Hat Pins, A Deadly Weapon?
by Maggie Turnipseed (05/22/08).
Hat Pins, a Deadly Weapon?
In the 1890‘s enormous hair and hats was all the rage. Hatpins/Hat pins were made not for style but out of necessity. Up to 6 hatpins could be used at one time, some being up to eighteen inches long, to make sure that a fashionable woman with her hair in an up do and her chapeau did not have any issues with the wind. The bigger the hair do resulted in even bigger hats.
Imagine what it would have been like when a Judge passed a law that limited the length of one’s hat pin. That’s exactly what happened in 1908; a judge ruled that the length of a hat pin could not exceed the length of nine inches. The courts were afraid that suffragettes would use their hatpins as weapons. Many women had to cut length off their hatpins and trim the size of their hats to stay within the laws. Today a hat pin is still considered a concealed weapon in the city of Chicago.

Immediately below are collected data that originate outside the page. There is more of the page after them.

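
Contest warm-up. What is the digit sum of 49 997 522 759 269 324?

94

4+9+9+9+7+5+2+2+7+5+9+2+6+9+3+2+4 = 94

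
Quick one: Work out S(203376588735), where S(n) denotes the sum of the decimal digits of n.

57

2+0+3+3+7+6+5+8+8+7+3+5 = 57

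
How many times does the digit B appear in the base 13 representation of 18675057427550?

18675057427550 in base 13 is A5608683C1B4.
The digit B appears 1 time.

1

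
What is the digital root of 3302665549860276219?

3+3+0+2+6+6+5+5+4+9+8+6+0+2+7+6+2+1+9 = 84
8+4 = 12
1+2 = 3
(Equivalently, 3302665549860276219 mod 9 = 3.)

3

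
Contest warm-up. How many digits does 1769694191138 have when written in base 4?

1769694191138 in base 4 is 121300021333211320202, which has 21 digits.

21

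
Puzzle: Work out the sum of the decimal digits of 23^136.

850

23^136 = 156669947679843222005697106865278311374794448666220125137749904222048133081691751003283531011283286691953726797785687497050779232794624603289812341888715246428187818249372706841397572161
Sum of its 186 digits: 850.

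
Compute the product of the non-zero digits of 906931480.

46656

9×6×9×3×1×4×8 = 46656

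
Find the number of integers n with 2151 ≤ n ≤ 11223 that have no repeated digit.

The integers in [2151, 11223] that have no repeated digit: 2153, 2154, 2156, 2157, 2158, 2159, …, 10986, 10987.
4290 qualify.

4290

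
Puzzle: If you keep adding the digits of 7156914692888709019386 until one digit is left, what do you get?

7+1+5+6+9+1+4+6+9+2+8+8+8+7+0+9+0+1+9+3+8+6 = 117
1+1+7 = 9

9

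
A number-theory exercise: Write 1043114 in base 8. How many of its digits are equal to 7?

1043114 in base 8 is 3765252.
The digit 7 appears 1 time.

1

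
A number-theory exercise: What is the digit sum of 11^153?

11^153 = 2153182439418108835992644412729930590457960981217217920404787646028283627969774739067090294471817560382112235760043481754894971704029560339644377201975497940331
Sum of its 160 digits: 719.

719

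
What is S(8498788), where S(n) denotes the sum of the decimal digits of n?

52

8+4+9+8+7+8+8 = 52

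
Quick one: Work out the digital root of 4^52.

The digital root of n equals n mod 9 (or 9 when 9 | n), so we need 4^52 mod 9.
4^52 ≡ 4 (mod 9), so the digital root is 4.

4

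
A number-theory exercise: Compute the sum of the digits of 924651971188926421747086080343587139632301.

9+2+4+6+5+1+9+7+1+1+8+8+9+2+6+4+2+1+7+4+7+0+8+6+0+8+0+3+4+3+5+8+7+1+3+9+6+3+2+3+0+1 = 183

183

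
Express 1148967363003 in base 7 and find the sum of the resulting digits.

1148967363003 in base 7 is 146003324305545.
Digit sum: 1+4+6+0+0+3+3+2+4+3+0+5+5+4+5 = 45.

45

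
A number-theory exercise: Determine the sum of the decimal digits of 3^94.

3^94 = 706965049015104706497203195837614914543357369
Sum of its 45 digits: 198.

198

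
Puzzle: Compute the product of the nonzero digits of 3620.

3×6×2 = 36

36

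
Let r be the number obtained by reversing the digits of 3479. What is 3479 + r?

13222

Reverse of 3479 is 9743.
3479 + 9743 = 13222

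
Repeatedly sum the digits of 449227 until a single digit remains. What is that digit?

1

4+4+9+2+2+7 = 28
2+8 = 10
1+0 = 1
(Equivalently, 449227 mod 9 = 1.)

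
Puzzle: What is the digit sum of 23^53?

23^53 = 1484483274903662123910649371787557388904646690575971276894120737141310583
Sum of its 73 digits: 335.

335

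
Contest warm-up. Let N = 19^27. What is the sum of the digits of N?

127

19^27 = 33600614943460448322716069311260139
Sum of its 35 digits: 127.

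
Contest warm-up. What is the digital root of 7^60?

1

The digital root of n equals n mod 9 (or 9 when 9 | n), so we need 7^60 mod 9.
7^60 ≡ 1 (mod 9), so the digital root is 1.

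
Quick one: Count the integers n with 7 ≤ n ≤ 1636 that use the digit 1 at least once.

907

The integers in [7, 1636] that use the digit 1 at least once: 10, 11, 12, 13, 14, 15, …, 1635, 1636.
907 qualify.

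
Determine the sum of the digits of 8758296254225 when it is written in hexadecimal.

50

8758296254225 in base 16 is 7F733231711.
Digit sum: 7+15+7+3+3+2+3+1+7+1+1 = 50.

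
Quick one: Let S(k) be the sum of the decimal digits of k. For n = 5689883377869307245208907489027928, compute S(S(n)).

12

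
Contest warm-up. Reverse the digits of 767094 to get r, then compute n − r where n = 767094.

Reverse of 767094 is 490767.
767094 − 490767 = 276327

276327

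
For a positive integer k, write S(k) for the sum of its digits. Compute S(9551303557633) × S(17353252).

S(9551303557633) = 9+5+5+1+3+0+3+5+5+7+6+3+3 = 55.
S(17353252) = 1+7+3+5+3+2+5+2 = 28.
55 · 28 = 1540.

1540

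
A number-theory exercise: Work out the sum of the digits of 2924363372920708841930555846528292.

2+9+2+4+3+6+3+3+7+2+9+2+0+7+0+8+8+4+1+9+3+0+5+5+5+8+4+6+5+2+8+2+9+2 = 153

153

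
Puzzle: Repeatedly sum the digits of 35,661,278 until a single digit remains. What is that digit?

3+5+6+6+1+2+7+8 = 38
3+8 = 11
1+1 = 2

2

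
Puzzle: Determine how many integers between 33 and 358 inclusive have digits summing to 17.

9

The integers in [33, 358] that have digits summing to 17: 89, 98, 179, 188, 197, 269, 278, 287, 296.
9 qualify.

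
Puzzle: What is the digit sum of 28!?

28! = 304888344611713860501504000000
Sum of its 30 digits: 90.

90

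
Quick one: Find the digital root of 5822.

5+8+2+2 = 17
1+7 = 8

8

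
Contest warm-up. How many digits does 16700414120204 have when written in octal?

15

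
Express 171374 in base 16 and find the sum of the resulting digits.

171374 in base 16 is 29D6E.
Digit sum: 2+9+13+6+14 = 44.

44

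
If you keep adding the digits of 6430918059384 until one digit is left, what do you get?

6

6+4+3+0+9+1+8+0+5+9+3+8+4 = 60
6+0 = 6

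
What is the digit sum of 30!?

117

30! = 265252859812191058636308480000000
Sum of its 33 digits: 117.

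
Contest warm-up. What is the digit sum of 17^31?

170

17^31 = 139288917338851014461418017489467720433
Sum of its 39 digits: 170.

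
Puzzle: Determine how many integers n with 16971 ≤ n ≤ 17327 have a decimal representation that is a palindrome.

The integers in [16971, 17327] that have a decimal representation that is a palindrome: 17071, 17171, 17271.
3 qualify.

3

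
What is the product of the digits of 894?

288

8×9×4 = 288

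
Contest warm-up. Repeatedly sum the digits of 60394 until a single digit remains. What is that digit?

4

6+0+3+9+4 = 22
2+2 = 4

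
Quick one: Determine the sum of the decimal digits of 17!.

63

17! = 355687428096000
Sum of its 15 digits: 63.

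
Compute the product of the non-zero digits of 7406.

7×4×6 = 168

168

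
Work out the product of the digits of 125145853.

24000

1×2×5×1×4×5×8×5×3 = 24000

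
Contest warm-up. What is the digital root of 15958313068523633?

8

1+5+9+5+8+3+1+3+0+6+8+5+2+3+6+3+3 = 71
7+1 = 8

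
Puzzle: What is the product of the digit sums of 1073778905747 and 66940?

S(1073778905747) = 1+0+7+3+7+7+8+9+0+5+7+4+7 = 65.
S(66940) = 6+6+9+4+0 = 25.
65 · 25 = 1625.

1625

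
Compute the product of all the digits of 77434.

7×7×4×3×4 = 2352

2352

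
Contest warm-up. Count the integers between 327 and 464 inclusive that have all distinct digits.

95

The integers in [327, 464] that have all distinct digits: 327, 328, 329, 340, 341, 342, …, 462, 463.
95 qualify.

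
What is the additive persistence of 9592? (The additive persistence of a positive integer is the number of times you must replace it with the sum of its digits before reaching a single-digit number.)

2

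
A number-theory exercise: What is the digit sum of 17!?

63

17! = 355687428096000
Sum of its 15 digits: 63.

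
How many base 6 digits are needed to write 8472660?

9

8472660 in base 6 is 501333140, which has 9 digits.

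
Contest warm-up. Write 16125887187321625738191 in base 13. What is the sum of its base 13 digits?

123

16125887187321625738191 in base 13 is B05236CB4372C85308AB.
Digit sum: 11+0+5+2+3+6+12+11+4+3+7+2+12+8+5+3+0+8+10+11 = 123.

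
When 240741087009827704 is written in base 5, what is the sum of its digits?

240741087009827704 in base 5 is 4004413403432144003441304.
Digit sum: 4+0+0+4+4+1+3+4+0+3+4+3+2+1+4+4+0+0+3+4+4+1+3+0+4 = 60.

60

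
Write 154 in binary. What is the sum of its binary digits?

154 in base 2 is 10011010.
Digit sum: 1+0+0+1+1+0+1+0 = 4.

4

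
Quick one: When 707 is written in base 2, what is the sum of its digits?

5

707 in base 2 is 1011000011.
Digit sum: 1+0+1+1+0+0+0+0+1+1 = 5.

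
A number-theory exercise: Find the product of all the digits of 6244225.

6×2×4×4×2×2×5 = 3840

3840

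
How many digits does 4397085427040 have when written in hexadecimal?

11

4397085427040 in base 16 is 3FFC6B70560, which has 11 digits.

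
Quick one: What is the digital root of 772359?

6

7+7+2+3+5+9 = 33
3+3 = 6
(Equivalently, 772359 mod 9 = 6.)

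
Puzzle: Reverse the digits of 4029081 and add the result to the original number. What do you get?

5838285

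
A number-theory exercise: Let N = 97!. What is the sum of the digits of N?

97! = 96192759682482119853328425949563698712343813919172976158104477319333745612481875498805879175589072651261284189679678167647067832320000000000000000000000
Sum of its 152 digits: 648.

648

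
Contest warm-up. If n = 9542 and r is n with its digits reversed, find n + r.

12001

Reverse of 9542 is 2459.
9542 + 2459 = 12001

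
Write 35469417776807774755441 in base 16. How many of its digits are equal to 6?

35469417776807774755441 in base 16 is 782CD0DB6FA28E39A71.
The digit 6 appears 1 time.

1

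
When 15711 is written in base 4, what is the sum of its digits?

15

15711 in base 4 is 3311133.
Digit sum: 3+3+1+1+1+3+3 = 15.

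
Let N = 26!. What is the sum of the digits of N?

81

26! = 403291461126605635584000000
Sum of its 27 digits: 81.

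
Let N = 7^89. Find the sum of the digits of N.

364

7^89 = 1635782513474434908477160959077878011007714974754996979744938053160034289607
Sum of its 76 digits: 364.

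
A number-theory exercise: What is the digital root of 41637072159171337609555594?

7

4+1+6+3+7+0+7+2+1+5+9+1+7+1+3+3+7+6+0+9+5+5+5+5+9+4 = 115
1+1+5 = 7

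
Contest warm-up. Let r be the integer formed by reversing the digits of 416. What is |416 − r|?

Reverse of 416 is 614.
|416 − 614| = 198

198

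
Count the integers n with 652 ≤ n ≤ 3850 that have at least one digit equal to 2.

1580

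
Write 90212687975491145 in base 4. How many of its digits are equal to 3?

7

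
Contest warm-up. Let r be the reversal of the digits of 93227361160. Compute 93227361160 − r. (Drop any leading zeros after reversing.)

Reverse of 93227361160 is 6116372239.
93227361160 − 6116372239 = 87110988921

87110988921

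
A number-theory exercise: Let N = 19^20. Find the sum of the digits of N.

136

19^20 = 37589973457545958193355601
Sum of its 26 digits: 136.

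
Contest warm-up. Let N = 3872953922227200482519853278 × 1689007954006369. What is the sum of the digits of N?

197

3872953922227200482519853278 × 1689007954006369 = 6541449980141905853659335189328142157527582
Sum of its 43 digits: 197.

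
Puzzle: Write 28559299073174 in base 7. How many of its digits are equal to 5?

3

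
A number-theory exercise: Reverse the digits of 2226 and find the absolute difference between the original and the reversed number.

3996

Reverse of 2226 is 6222.
|2226 − 6222| = 3996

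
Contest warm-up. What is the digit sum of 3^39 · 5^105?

3^39 · 5^105 = 99903197702144550970577171809490538857685228957251043213627639261176227591931819915771484375
Sum of its 92 digits: 432.

432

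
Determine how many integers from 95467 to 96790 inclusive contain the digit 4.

360

The integers in [95467, 96790] that contain the digit 4: 95467, 95468, 95469, 95470, 95471, 95472, …, 96774, 96784.
360 qualify.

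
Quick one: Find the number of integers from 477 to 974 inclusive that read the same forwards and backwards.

The integers in [477, 974] that read the same forwards and backwards: 484, 494, 505, 515, 525, 535, …, 959, 969.
49 qualify.

49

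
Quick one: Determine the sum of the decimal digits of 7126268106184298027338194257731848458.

170

7+1+2+6+2+6+8+1+0+6+1+8+4+2+9+8+0+2+7+3+3+8+1+9+4+2+5+7+7+3+1+8+4+8+4+5+8 = 170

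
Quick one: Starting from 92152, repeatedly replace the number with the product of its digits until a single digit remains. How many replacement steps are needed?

2

92152 → 180 → 0 (2 steps)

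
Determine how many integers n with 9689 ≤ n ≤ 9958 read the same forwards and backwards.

2

The integers in [9689, 9958] that read the same forwards and backwards: 9779, 9889.
2 qualify.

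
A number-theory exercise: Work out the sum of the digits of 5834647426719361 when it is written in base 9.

5834647426719361 in base 9 is 31303684763264584.
Digit sum: 3+1+3+0+3+6+8+4+7+6+3+2+6+4+5+8+4 = 73.

73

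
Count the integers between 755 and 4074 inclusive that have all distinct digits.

The integers in [755, 4074] that have all distinct digits: 756, 758, 759, 760, 761, 762, …, 4072, 4073.
1721 qualify.

1721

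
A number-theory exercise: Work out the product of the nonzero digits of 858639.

51840

8×5×8×6×3×9 = 51840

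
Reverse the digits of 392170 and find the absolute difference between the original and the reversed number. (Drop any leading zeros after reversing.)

320877

Reverse of 392170 is 71293.
|392170 − 71293| = 320877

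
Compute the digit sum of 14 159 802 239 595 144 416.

83

1+4+1+5+9+8+0+2+2+3+9+5+9+5+1+4+4+4+1+6 = 83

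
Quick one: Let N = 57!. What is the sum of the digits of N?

57! = 40526919504877216755680601905432322134980384796226602145184481280000000000000
Sum of its 77 digits: 270.

270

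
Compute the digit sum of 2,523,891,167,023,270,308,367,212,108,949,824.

135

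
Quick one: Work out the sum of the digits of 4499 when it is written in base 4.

4499 in base 4 is 1012103.
Digit sum: 1+0+1+2+1+0+3 = 8.

8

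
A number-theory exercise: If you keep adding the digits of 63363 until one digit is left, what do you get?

6+3+3+6+3 = 21
2+1 = 3

3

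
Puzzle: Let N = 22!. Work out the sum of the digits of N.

22! = 1124000727777607680000
Sum of its 22 digits: 72.

72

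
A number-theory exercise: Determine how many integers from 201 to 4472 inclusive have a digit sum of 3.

13

The integers in [201, 4472] that have a digit sum of 3: 201, 210, 300, 1002, 1011, 1020, …, 2100, 3000.
13 qualify.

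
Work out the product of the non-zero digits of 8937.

1512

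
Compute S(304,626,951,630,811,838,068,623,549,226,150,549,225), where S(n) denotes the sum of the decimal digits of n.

3+0+4+6+2+6+9+5+1+6+3+0+8+1+1+8+3+8+0+6+8+6+2+3+5+4+9+2+2+6+1+5+0+5+4+9+2+2+5 = 160

160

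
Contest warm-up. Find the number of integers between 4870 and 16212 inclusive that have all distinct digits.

4318

The integers in [4870, 16212] that have all distinct digits: 4870, 4871, 4872, 4873, 4875, 4876, …, 16208, 16209.
4318 qualify.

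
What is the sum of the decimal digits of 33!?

33! = 8683317618811886495518194401280000000
Sum of its 37 digits: 144.

144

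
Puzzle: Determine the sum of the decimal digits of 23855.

23

2+3+8+5+5 = 23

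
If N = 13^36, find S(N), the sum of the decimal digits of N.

172

13^36 = 12646218552730347184269489080961456410641
Sum of its 41 digits: 172.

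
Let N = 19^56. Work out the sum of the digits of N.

316

19^56 = 407569478172909828847318650548420153417875032325531352984650263038054881
Sum of its 72 digits: 316.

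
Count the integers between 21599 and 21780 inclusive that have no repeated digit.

The integers in [21599, 21780] that have no repeated digit: 21603, 21604, 21605, 21607, 21608, 21609, …, 21769, 21780.
73 qualify.

73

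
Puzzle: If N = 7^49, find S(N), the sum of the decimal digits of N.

178

7^49 = 256923577521058878088611477224235621321607
Sum of its 42 digits: 178.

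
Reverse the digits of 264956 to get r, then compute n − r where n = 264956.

Reverse of 264956 is 659462.
264956 − 659462 = -394506

-394506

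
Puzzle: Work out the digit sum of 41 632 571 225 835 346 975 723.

4+1+6+3+2+5+7+1+2+2+5+8+3+5+3+4+6+9+7+5+7+2+3 = 100

100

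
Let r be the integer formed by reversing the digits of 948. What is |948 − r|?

Reverse of 948 is 849.
|948 − 849| = 99

99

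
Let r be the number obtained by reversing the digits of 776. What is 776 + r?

1453

Reverse of 776 is 677.
776 + 677 = 1453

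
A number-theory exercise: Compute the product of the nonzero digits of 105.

1×5 = 5

5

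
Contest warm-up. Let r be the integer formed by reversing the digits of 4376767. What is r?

7676734

Reversing 4376767 gives 7676734.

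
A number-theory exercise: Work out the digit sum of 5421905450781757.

70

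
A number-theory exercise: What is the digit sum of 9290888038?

55

9+2+9+0+8+8+8+0+3+8 = 55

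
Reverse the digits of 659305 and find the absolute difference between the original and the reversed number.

155349

Reverse of 659305 is 503956.
|659305 − 503956| = 155349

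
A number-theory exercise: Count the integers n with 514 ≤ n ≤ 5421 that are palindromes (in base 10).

The integers in [514, 5421] that are palindromes (in base 10): 515, 525, 535, 545, 555, 565, …, 5225, 5335.
93 qualify.

93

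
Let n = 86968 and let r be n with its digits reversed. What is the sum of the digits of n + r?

29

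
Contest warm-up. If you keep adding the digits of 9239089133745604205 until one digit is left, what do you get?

9+2+3+9+0+8+9+1+3+3+7+4+5+6+0+4+2+0+5 = 80
8+0 = 8

8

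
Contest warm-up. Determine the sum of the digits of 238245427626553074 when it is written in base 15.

238245427626553074 in base 15 is 8263904B0984EB9.
Digit sum: 8+2+6+3+9+0+4+11+0+9+8+4+14+11+9 = 98.

98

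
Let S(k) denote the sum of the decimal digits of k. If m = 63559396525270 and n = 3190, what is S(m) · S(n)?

871

S(63559396525270) = 6+3+5+5+9+3+9+6+5+2+5+2+7+0 = 67.
S(3190) = 3+1+9+0 = 13.
67 · 13 = 871.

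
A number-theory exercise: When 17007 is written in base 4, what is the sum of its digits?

12

17007 in base 4 is 10021233.
Digit sum: 1+0+0+2+1+2+3+3 = 12.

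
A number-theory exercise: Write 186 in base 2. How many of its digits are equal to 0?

3

186 in base 2 is 10111010.
The digit 0 appears 3 times.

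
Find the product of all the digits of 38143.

288

3×8×1×4×3 = 288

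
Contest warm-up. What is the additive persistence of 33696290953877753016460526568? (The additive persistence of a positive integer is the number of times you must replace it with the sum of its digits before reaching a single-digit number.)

2

33696290953877753016460526568 → 141 → 6 (2 steps)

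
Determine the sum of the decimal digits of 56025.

18

5+6+0+2+5 = 18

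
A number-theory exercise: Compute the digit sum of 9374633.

35

9+3+7+4+6+3+3 = 35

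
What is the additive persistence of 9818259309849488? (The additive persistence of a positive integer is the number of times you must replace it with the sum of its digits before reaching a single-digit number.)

3

9818259309849488 → 95 → 14 → 5 (3 steps)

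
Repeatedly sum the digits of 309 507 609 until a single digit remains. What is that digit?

3+0+9+5+0+7+6+0+9 = 39
3+9 = 12
1+2 = 3
(Equivalently, 309 507 609 mod 9 = 3.)

3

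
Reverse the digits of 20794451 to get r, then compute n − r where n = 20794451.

Reverse of 20794451 is 15449702.
20794451 − 15449702 = 5344749

5344749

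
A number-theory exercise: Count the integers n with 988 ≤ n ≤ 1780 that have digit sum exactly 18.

43

The integers in [988, 1780] that have digit sum exactly 18: 990, 1089, 1098, 1179, 1188, 1197, …, 1764, 1773.
43 qualify.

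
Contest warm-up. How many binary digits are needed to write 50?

6

50 in base 2 is 110010, which has 6 digits.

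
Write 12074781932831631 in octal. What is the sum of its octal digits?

76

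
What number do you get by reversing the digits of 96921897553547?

74535579812969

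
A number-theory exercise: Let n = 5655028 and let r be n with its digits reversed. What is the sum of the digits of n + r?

35

Reversal of 5655028 is 8205565; 5655028 + 8205565 = 13860593.
Digit sum of 13860593: 1+3+8+6+0+5+9+3 = 35.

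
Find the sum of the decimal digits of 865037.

8+6+5+0+3+7 = 29

29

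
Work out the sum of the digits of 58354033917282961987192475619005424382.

5+8+3+5+4+0+3+3+9+1+7+2+8+2+9+6+1+9+8+7+1+9+2+4+7+5+6+1+9+0+0+5+4+2+4+3+8+2 = 172

172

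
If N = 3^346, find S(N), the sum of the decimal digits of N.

3^346 = 1213260708003974992012898529975588858068441902580200298146946793277014421211208978085667381424154114220135163522651640338442153620575775780658053144372639176842909929
Sum of its 166 digits: 711.

711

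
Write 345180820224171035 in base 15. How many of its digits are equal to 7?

345180820224171035 in base 15 is BC56654316E4875.
The digit 7 appears 1 time.

1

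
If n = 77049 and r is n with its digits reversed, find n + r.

Reverse of 77049 is 94077.
77049 + 94077 = 171126

171126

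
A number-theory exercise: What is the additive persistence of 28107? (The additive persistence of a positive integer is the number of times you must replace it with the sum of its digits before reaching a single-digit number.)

2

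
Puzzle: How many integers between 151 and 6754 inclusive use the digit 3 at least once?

2551

The integers in [151, 6754] that use the digit 3 at least once: 153, 163, 173, 183, 193, 203, …, 6743, 6753.
2551 qualify.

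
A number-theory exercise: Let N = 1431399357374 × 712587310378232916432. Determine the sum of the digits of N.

186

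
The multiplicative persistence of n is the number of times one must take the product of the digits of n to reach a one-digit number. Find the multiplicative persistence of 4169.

4169 → 216 → 12 → 2 (3 steps)

3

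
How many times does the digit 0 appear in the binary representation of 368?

5

368 in base 2 is 101110000.
The digit 0 appears 5 times.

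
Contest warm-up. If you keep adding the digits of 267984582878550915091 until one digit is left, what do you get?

2+6+7+9+8+4+5+8+2+8+7+8+5+5+0+9+1+5+0+9+1 = 109
1+0+9 = 10
1+0 = 1

1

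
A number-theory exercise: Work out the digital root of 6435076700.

2

6+4+3+5+0+7+6+7+0+0 = 38
3+8 = 11
1+1 = 2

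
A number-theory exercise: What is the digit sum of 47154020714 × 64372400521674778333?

143

47154020714 × 64372400521674778333 = 3035417507608956903485640389762
Sum of its 31 digits: 143.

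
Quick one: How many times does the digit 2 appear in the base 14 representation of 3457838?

3457838 in base 14 is 660206.
The digit 2 appears 1 time.

1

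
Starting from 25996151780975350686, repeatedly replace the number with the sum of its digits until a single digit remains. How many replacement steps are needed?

2

25996151780975350686 → 102 → 3 (2 steps)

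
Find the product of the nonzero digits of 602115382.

6×2×1×1×5×3×8×2 = 2880

2880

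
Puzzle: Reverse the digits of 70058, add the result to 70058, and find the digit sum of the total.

Reversal of 70058 is 85007; 70058 + 85007 = 155065.
Digit sum of 155065: 1+5+5+0+6+5 = 22.

22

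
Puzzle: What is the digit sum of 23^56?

23^56 = 18061708005752857061620870906539210750802836284237842525970767008798325863361
Sum of its 77 digits: 331.

331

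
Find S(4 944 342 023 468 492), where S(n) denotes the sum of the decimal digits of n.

4+9+4+4+3+4+2+0+2+3+4+6+8+4+9+2 = 68

68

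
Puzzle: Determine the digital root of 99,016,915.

4

9+9+0+1+6+9+1+5 = 40
4+0 = 4
(Equivalently, 99,016,915 mod 9 = 4.)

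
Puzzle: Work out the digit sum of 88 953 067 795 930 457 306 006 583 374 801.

149

8+8+9+5+3+0+6+7+7+9+5+9+3+0+4+5+7+3+0+6+0+0+6+5+8+3+3+7+4+8+0+1 = 149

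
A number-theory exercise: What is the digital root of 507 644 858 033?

5+0+7+6+4+4+8+5+8+0+3+3 = 53
5+3 = 8

8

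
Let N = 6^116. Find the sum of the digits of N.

387

6^116 = 1843083641481566340707871945770164414220238549262930175649740122962600025094496746477715456
Sum of its 91 digits: 387.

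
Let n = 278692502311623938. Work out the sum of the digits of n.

2+7+8+6+9+2+5+0+2+3+1+1+6+2+3+9+3+8 = 77

77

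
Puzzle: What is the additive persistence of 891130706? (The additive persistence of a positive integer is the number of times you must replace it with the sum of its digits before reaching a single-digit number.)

2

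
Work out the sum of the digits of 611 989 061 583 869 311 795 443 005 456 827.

154

6+1+1+9+8+9+0+6+1+5+8+3+8+6+9+3+1+1+7+9+5+4+4+3+0+0+5+4+5+6+8+2+7 = 154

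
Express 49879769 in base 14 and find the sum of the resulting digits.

56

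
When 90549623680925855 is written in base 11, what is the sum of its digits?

105

90549623680925855 in base 11 is 1A74999A825076666.
Digit sum: 1+10+7+4+9+9+9+10+8+2+5+0+7+6+6+6+6 = 105.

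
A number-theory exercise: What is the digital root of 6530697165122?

6+5+3+0+6+9+7+1+6+5+1+2+2 = 53
5+3 = 8

8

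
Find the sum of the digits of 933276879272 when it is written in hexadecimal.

77

933276879272 in base 16 is D94BA309A8.
Digit sum: 13+9+4+11+10+3+0+9+10+8 = 77.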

Collecting antique hat pins can be rewarding. Make sure that you take the time to research and learn about them before you buy as there have been reproductions made for years. Hatpins can range in value from $20. up to the $1000’s A great source of information is The American Hatpin Society http//americanhatpinsociety.com
Collectors of vintage hat pins often also collect hat pin holders, which are recognized by their series of tiny holes for keeping a wide range of pins at hand on a lady’s vanity for all occasions. Often made of porcelain or metal, these holders can sometimes sell for thousands of dollars at auctions or estate sales.